Friday, 4 July 2014

Peter Rachman

It is highly unusual for the name of a landlord to enter the dictionary in the UK to describe squalid rented properties, but it summed up perfectly on how a man was able to exploit his tenants.  That term was known as "Rachmanism.  Peter Rachman wasa slum landlord in Notting Hill and Paddington.  He acquired properties, often very run down, and rented them out.  He first exploited the West Indian community in Notting Hill, with his slum apartments charged at extortionate rates.  These people needed a roof over their heads, so had no choice but to pay.  Any objections or delays in paying rents, resulted in Rachman sending thugs in to extract payment, administer beatings or simply violent evictions.  His methods were said to be a major contribution to the riots that exploded in Notting hill in the late 1950`s.  So who was Peter Rachman?
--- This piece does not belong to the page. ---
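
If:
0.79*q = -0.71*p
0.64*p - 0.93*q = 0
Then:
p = 0.00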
    He was born in 1919 in Poland, served with the Free Polish Corps in North Africa during WW11, then came to Britain in the 1950`s.  He found work as a tailor, then in an Estate Agents, where he found his "calling".  He provided rooms for prostitutes, and then started to buy apartments that were for sale very cheaply.  In no time, he had built up a substantial number of properties and put the squeeze on people desperate for accommodation.  He also started renting rooms to prostitutes who could afford his rents.  Payment was bang on time or else!  Rachman acquired a girlfriend who was to receive infamy just a few years later; Mandy Rice-Davies.  She and Christine Keeler were involved in the Profumo affair, a notorious scandal that rocked the Government in 1963.

    It was said that Rachman was then leaned upon by the Krays to hand over part of his rents money to them.  People struggling to live obviously did not bother the heroes to the mentally retarded, and soon the bully boys of Rachman were getting beaten up by Kray henchmen.  Rachman died suddenly in 1962, but his activities were only openly spoken about, due to our revered libel laws, after his death and the word "Rachmanism" describing slum dwellings rented out at high rates, entered the dictionary.